I am trying to process a batch of around 45000 images on 3 Windows PCs (15000 per PC). I set up a pipline that works well when tested on a small subset of images in the appropriate file structure. However, when I ran the full sets they all crashed with the same error message, at around the same time, with about the same number of images processed (~1100). The error message was:

CellProfiler>AnalyzeImagesButton_Callback at 7988

CellProfiler>gui_mainfcn at 9740

CellProfiler at 61

This was running the latest version of CellProfiler on machines with 2GB RAM. All machines were using 1.5GB of memory and 1.5GB virtual memory. The error reported in matlab crash dump file was a segementation violation.

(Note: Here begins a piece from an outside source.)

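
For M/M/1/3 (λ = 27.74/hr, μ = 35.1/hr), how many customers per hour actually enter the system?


ρ = 0.7903; P_K = (1−ρ)ρ^3/(1−ρ^4) = 0.169716
λ_eff = λ(1 − P_K) = 27.74·(1 − 0.169716) = 27.74·0.830284 = 23.0321 /hr

Final: 23.0321 /hr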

Any idea what is going on? Is it running out of memory?

Cheers,

Dave


#2

Hi David,

You are correct in assuming that CellProfiler is crashing because of memory requirements. This is unfortunately not one of MATLAB’s strong points. I would recommend running such a large data set on a cluster of computers, but this takes time to set up. Another approach might be to insert the module SpeedUpCellProfiler which is in the “Other” category. Here you can clear the memory and “pack” it before every new cycle, and also you can reduce the saving of the output file from every cycle to some Nth number. Just be sure to keep any images from being wiped that are not loaded each cycle (e.g. images produced by Tile or CorrectIllumination_Calculate).

Good luck!
Mike


#3

Hi Mike,

Thanks for the reply. I was thinking another way to get around the problem would be to run CellProfiler separately on small subsets of the data. Can CellProfiler be run from the command line so that I can set up a batch job?

David


#4

Hi David,

This is precisely how CellProfiler distributes jobs to a cluster computer. Instead of actually using a cluster, you could just add the CreateBatchFiles module to your pipeline, which after the first cycle will produce .m script files for each batch. Since you will be running the jobs on the same computer that created the batch files, you will not need to change any parameters in this module except for maybe how many images will be processed in each batch. After you have run the first cycle and produced the script files in your output folder, add that output folder to the path of matlab and you can now run each script individually. They will be named like this: Batch_2_101.m and so on.

Good luck!
Mike


#5

For a set of 45000 images, particularly if significant measurements are being made, it does indeed sound like the images should be split into batches (as David suggested and Mike explained). For other people’s projects, another thing to try if you are on the borderline of memory issues is to turn off the image displays, which is an option in File > Set Preferences.

Anne